Is There a Relationship Among Weight Bias, Educational Opportunities, and Employability?

In a study of students applying for graduate-level psychology programs, a higher BMI significantly predicted fewer post-interview offers of admission into psychology graduate programs; this relationship was stronger for female applicants (Carels et al, 2013). The BMI was not related to the overall quality or the number of stereotypically weight-related adjectives in letters of recommendation, but a higher BMI was related to more positive adjectives in letters.

In a recent study published in Obesity Surgery, 154 participants viewed an image of a normal-weight woman and rated their impression of her (Durso et al, 2015). They then rated their impression of her image with excess weight after learning how she had previously gained and subsequently lost weight. Participants rated the individual less favorably (e.g., perceived employability if they thought the individual who once carried excess weight lost weight through surgery versus diet and exercise).

What Is the Impact of Reality TV Shows and Weight Bias?

In a study in Obesity, 59 participants were assigned to an experimental group (i.e., they viewed one episode of The Biggest Loser) or a control group (i.e., they viewed one episode of a nature reality show) (Gujral et al, 2012). The levels of weight bias of the study participants were measured by the IAT, the Obese Person Trait Survey (OPTS), and the Anti-fat Attitudes scale (AFA) at baseline and one week after viewing the episodes. Participants in the experimental group had significantly higher levels of dislike of individuals with overweight and obesity and more strongly believed that weight was within one’s control after the experiment.

Is There a Relationship Between Weight Bias and Stigma in the United States and Abroad?

In an assessment of countries and their weight bias and stigma, investigators studied bias in Australia, Canada, Iceland, and the United States (Raves et al, 2005). The extent of weight bias was consistent across all four countries. Attributions of behavioral causes of obesity and beliefs that obesity is attributable to a lack of willpower and personal responsibility lead to stronger bias. The magnitude of weight bias was stronger among men and among individuals without family or friends who had experienced this form of bias.

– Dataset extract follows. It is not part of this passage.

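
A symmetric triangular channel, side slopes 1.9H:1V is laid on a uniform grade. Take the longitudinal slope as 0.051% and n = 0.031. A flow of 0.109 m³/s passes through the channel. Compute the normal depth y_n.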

Are there Laws Against Obesity Discrimination?

Weight discrimination is prevalent, and the need for anti-discrimination legislation rises with more pervasive practices of discrimination. Public support of weight-related anti-discrimination laws or policies in Germany, Iceland, and the United States has been studied (Paxton and Damiano, 2017). Questionnaires were administered to ascertain public support for general and employment- specific weight-related anti-discrimination policies, weight-based victimization, and weight-bias internalization. Although more than half of the German sample agreed with anti-discrimination policies, general anti-discrimination laws received lower support than did employment-specific laws. Support for policies considering obesity as a physical disability was greatest in Germany, whereas support for employment-specific anti-discrimination laws was lower in Germany than in the United States and in Iceland. Total support for weight-related anti- discrimination policies was predicted by lower age, female gender, overweight or obese status, residence in Germany, church membership, and readiness to vote in elections.

Conclusions

  • Weight stigma has a negative impact on the health and psychological health of patients who struggle with obesity.
  • Weight bias develops in infancy.
  • Maternal and paternal anti-fat bias influences children.
  • Weight bias can be mitigated by proper training of health professionals.
  • Efforts to reduce weight bias can improve the health and quality of life of those who struggle with overweight and obesity.